Another example of balancing these two elements of quality is in the soft drink industry. This segment historically excelled at satisfying consumers in large part because it has leaned heavily on innovation as a strategy. Players in this space have expanded their portfolios with so many options that consumers could continue to tailor their purchases to meet their evolving desires.
However, as illustrated by a 2.4 drop in customer satisfaction with soft drinks in the ACSI 2018 report, innovation for innovation’s sake will not be successful unless it meets specific consumer needs, which increasingly are for healthy, lower calorie beverages.
Indeed, VanAmburg notes that this is a guiding factor in the category’s most recent successful pivot to water and functional beverages.
According to ACSI, the posterchild for the most recent renovation among the traditional soft drink players is Keurig Dr Pepper, which saw a 2.4% boost in consumer satisfaction to 84. This can be attributed in part to Dr Pepper Snapple’s merger with Keurig Green Mountain in July to form a new entity, which then expanded its healthy beverage portfolio with the acquisition of CORE Nutrition.
Coca-Cola and PepsiCo both have been slower off the mark for this latest round of innovation and as a result they each saw their satisfaction scores plummet. Coca-Cola fell 5% to 81 and PepsiCo fell 6% to 80 in 2018 compared to 2017.
PepsiCo’s acquisition of the sparkling water firm SodaStream and Coca-Cola’s impending move into the coffee market, however, could help each recoup some of their losses in the coming years, ACSI predicts.
Go where the consumer is
Another successful strategy as illustrated by Dole’s dramatic 4% increase in satisfaction score to 85 and General Mill’s 2% increase to 84 from 2017 to 2018 is to go where the consumer is.
For Dole, this meant launching a new line of snacks-to-go and redesigning salad packaging, while General Mills invested more heavily in organic – and nostalgic – products.
Failure to follow the consumer to new spaces can also be a damaging misstep, according to VanAmburg, who pointed to Kellogg’s and Campbell Soup’s low scores of only 81 as an example. He explained both companies are heavily ensconced in increasingly sluggish categories, including cereal and canned soup.

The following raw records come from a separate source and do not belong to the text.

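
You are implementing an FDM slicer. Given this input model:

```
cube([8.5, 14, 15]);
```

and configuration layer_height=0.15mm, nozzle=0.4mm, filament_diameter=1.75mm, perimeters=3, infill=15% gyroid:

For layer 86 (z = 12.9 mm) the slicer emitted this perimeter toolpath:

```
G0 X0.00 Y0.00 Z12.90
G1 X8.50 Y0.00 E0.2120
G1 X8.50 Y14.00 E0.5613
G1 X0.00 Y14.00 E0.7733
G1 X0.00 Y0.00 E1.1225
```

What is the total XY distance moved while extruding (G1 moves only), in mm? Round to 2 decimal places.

45.00 mm

Sum the Euclidean lengths of each G1 segment: total = 45.00 mm.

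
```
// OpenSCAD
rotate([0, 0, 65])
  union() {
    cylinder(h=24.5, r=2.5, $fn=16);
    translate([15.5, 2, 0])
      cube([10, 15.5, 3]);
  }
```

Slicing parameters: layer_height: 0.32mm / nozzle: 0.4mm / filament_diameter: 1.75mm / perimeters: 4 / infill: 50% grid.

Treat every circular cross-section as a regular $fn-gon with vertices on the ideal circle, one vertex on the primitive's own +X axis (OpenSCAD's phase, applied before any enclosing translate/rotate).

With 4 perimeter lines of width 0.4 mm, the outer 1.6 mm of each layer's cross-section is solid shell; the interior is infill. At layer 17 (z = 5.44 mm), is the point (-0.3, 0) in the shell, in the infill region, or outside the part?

infill

At z = 5.44 mm: the r=2.5 cylinder gives a regular 16-gon of circumradius 2.5 (constant along its height); the cube at (15.5, 2) is absent (z outside [0, 3]); Taking the union: only the r=2.5 cylinder is present, so the union is just that shape — 1 connected region; (rotated 65° about Z; rotation is an isometry so areas/perimeters/island counts are preserved). Overall, the cross-section is a single solid region. Undo the 65° rotation: the query point maps to (-0.127, 0.272) in the un-rotated model frame. The nearest boundary edge runs (-0.96, 2.31)→(-1.77, 1.77); distance from the point to it = 2.16 mm. The point is inside the cross-section and 2.16 mm from the nearest boundary — more than the 1.6 mm shell width (4 × 0.4), so it's in the infill interior.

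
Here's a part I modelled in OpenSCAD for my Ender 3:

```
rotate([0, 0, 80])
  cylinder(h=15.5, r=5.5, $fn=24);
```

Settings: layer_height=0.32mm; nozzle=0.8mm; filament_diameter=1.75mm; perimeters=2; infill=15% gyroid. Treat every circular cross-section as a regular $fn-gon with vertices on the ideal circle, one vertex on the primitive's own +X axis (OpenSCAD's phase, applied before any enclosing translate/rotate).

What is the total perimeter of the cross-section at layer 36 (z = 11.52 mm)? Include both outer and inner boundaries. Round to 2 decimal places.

At z = 11.52 mm: the r=5.5 cylinder contributes a regular 24-gon of circumradius 5.5 (perimeter = 2·24·5.500·sin(180°/24) = 34.46 mm); (whole slice rotated 80° about Z — lengths, areas and connectivity unchanged). Overall, the cross-section is a single solid region. Total boundary length (outer) = 34.46 mm.

34.46 mm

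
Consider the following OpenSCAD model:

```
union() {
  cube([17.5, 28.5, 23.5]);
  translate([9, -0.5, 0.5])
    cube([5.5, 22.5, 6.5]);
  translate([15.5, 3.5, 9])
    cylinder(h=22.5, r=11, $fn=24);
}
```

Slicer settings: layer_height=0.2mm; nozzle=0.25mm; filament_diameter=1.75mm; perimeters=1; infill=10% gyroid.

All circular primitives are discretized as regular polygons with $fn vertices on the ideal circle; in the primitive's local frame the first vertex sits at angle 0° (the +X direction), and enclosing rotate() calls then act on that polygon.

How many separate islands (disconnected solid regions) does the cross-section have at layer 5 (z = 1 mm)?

1

At z = 1 mm: the cube (footprint 17.5×28.5) is included at this height; the cube at (9, -0.5) is present — its section is the full 5.5×22.5 rectangle; the cylinder at (15.5, 3.5) does not reach this height (z outside [9, 31.5]); Combining (union): the regions partially overlap (shared area 121.00 mm²), so overlapping operands fuse into one piece — 1 connected region. Overall, the cross-section is a single solid region. Island count = 1.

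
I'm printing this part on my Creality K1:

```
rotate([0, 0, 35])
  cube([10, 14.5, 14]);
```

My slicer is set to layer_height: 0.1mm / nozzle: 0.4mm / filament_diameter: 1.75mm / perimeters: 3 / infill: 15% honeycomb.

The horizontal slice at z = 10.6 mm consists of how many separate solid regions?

At z = 10.6 mm: the cube is present — its section is the full 10×14.5 rectangle; (whole slice rotated 35° about Z — lengths, areas and connectivity unchanged). The result has 1 disconnected region.

1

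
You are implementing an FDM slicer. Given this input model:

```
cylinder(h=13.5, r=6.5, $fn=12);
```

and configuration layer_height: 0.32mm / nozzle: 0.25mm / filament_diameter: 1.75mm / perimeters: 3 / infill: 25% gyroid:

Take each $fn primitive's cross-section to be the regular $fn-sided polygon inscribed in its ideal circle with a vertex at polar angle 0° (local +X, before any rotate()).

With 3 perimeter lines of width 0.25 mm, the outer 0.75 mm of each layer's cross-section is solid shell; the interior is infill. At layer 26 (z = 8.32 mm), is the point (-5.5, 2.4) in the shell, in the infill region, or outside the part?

At z = 8.32 mm: the r=6.5 cylinder contributes a regular 12-gon of circumradius 6.5. Overall, the cross-section is a single solid region. The nearest boundary edge runs (-5.63, 3.25)→(-6.50, 0.00); distance from the point to it = 0.34 mm. The point is inside the cross-section, 0.34 mm from the nearest boundary — within the 0.75 mm shell band (3 × 0.25).

shell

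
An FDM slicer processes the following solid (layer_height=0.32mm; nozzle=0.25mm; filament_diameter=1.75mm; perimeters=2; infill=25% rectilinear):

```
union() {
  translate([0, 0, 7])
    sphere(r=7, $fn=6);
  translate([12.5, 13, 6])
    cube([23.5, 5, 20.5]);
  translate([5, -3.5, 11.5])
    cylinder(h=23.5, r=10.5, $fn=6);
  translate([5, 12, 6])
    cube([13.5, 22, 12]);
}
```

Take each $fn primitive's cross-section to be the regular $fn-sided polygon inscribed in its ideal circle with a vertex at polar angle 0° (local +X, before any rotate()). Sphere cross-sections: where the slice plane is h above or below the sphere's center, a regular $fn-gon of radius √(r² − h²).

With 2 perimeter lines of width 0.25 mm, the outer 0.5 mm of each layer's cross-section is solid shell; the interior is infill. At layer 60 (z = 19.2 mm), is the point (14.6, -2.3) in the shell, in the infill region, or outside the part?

At z = 19.2 mm: the sphere does not reach this height (|z−center|=12.200 > r=7); the cube at (12.5, 13) (footprint 23.5×5) is included at this height; the r=10.5 cylinder at (5, -3.5) gives a regular 6-gon of circumradius 10.5 (constant along its height); the cube at (5, 12) is absent (z outside [6, 18]); Merging all regions: the 2 present regions are separate (no shared area or edge), so areas and boundary lengths simply add and each stays a separate island — 2 connected regions. Overall, the cross-section has 2 separate islands. The nearest boundary edge runs (10.25, 5.59)→(15.50, -3.50); distance from the point to it = 0.18 mm. (Shell/infill is judged within the island containing the point — the largest one.) The point is inside the cross-section, 0.18 mm from the nearest boundary — within the 0.5 mm shell band (2 × 0.25).

shell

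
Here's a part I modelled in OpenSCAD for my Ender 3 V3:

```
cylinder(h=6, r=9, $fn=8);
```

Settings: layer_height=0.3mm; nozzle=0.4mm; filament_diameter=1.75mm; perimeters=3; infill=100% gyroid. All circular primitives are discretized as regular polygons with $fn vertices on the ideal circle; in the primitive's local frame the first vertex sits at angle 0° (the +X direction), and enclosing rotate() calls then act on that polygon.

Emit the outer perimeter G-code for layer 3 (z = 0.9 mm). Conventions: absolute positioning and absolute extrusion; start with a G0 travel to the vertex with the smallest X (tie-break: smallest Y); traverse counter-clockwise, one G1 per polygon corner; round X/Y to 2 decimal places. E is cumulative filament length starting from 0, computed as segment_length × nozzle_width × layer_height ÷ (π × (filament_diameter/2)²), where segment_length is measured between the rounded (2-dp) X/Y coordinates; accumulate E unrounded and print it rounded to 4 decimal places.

G0 X-9.00 Y0.00 Z0.90
G1 X-6.36 Y-6.36 E0.3436
G1 X0.00 Y-9.00 E0.6871
G1 X6.36 Y-6.36 E1.0307
G1 X9.00 Y0.00 E1.3742
G1 X6.36 Y6.36 E1.7178
G1 X0.00 Y9.00 E2.0613
G1 X-6.36 Y6.36 E2.4049
G1 X-9.00 Y0.00 E2.7484

At z = 0.9 mm: the r=9 cylinder gives a regular 8-gon of circumradius 9 (constant along its height). The outline is a single polygon with 8 vertices. Extrusion per mm of travel: 0.4 × 0.3 / (π × 0.875²) = 0.049890. Accumulating E over each segment gives final E = 2.7484.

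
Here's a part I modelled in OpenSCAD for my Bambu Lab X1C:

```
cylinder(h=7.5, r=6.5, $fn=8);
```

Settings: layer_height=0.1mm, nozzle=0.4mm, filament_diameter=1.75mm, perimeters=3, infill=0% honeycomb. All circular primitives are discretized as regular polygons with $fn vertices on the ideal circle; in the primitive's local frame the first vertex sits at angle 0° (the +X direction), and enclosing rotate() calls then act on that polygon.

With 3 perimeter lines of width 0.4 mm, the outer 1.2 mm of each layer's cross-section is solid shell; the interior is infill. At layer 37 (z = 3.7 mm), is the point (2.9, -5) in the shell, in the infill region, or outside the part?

shell

At z = 3.7 mm: the cylinder: section is a regular 8-gon, circumradius r=6.5. Overall, the cross-section is a single solid region. The nearest boundary edge runs (-0.00, -6.50)→(4.60, -4.60); distance from the point to it = 0.28 mm. The point is inside the cross-section, 0.28 mm from the nearest boundary — within the 1.2 mm shell band (3 × 0.4).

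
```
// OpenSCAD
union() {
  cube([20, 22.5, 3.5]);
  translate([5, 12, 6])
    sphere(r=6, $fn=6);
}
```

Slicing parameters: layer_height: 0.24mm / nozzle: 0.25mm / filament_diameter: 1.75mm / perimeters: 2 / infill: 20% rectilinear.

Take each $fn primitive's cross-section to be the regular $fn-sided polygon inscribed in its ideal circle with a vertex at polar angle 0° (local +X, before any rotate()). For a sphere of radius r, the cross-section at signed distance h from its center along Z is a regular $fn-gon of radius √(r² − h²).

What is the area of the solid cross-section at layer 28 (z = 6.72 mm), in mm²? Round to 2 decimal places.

92.18 mm²

At z = 6.72 mm: the cube is not intersected at this z (z outside [0, 3.5]); the r=6 sphere at (5, 12) slices to a regular 6-gon of circumradius 5.957 (√(r²−h²) with h=0.72 from center) (area = (6/2)·5.957²·sin(360°/6) = 92.18 mm²); Merging all regions: only the r=6 sphere at (5, 12) is present, so the union is just that shape — area = 92.18 mm². Overall, the cross-section is a single solid region. Net area = 92.18 mm².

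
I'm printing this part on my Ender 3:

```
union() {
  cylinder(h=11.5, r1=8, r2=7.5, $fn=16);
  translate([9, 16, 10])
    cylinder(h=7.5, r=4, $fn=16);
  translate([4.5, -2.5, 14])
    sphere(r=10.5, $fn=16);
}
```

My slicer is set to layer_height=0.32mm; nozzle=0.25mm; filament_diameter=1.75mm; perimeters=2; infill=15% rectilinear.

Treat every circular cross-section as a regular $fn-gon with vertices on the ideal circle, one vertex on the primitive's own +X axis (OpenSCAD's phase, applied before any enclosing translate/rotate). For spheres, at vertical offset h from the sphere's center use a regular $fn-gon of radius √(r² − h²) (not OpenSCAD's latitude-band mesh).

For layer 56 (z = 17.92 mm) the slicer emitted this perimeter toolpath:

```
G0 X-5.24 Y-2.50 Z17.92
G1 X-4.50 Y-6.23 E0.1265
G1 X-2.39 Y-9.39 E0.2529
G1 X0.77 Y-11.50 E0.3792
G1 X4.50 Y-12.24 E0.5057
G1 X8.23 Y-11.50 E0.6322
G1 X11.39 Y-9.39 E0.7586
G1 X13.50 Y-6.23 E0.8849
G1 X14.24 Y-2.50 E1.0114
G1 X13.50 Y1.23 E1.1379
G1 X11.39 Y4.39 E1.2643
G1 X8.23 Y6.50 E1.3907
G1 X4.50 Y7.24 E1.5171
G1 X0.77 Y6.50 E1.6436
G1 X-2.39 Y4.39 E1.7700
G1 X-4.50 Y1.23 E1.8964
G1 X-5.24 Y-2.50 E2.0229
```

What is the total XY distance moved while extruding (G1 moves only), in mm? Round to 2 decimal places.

60.82 mm

Sum the Euclidean lengths of each G1 segment: total = 60.82 mm.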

Smaller brands win on quality or price
For smaller brands to satisfy consumers they need to pursue a strategy of either delivering high quality or price-based value, according to VanAmburg.
He explained that small manufacturers fall into two buckets at opposite ends of the spectrum. Either that are luxury items that succeed by selling hard-to-find, unique or higher-quality products, or they are store brands and me-too items that focus solely on low prices.
“Both win for different reasons,” that reflect different consumer needs, he said.
As illustrated by the report, no single strategy is a guarantee for satisfaction, but rather companies must balance multiple consumer demands and be able to quickly pivot when those demands shift unexpectedly. Overall, the report shows, the food and beverage industries already manage this well and as such have earned consistent high marks from shoppers.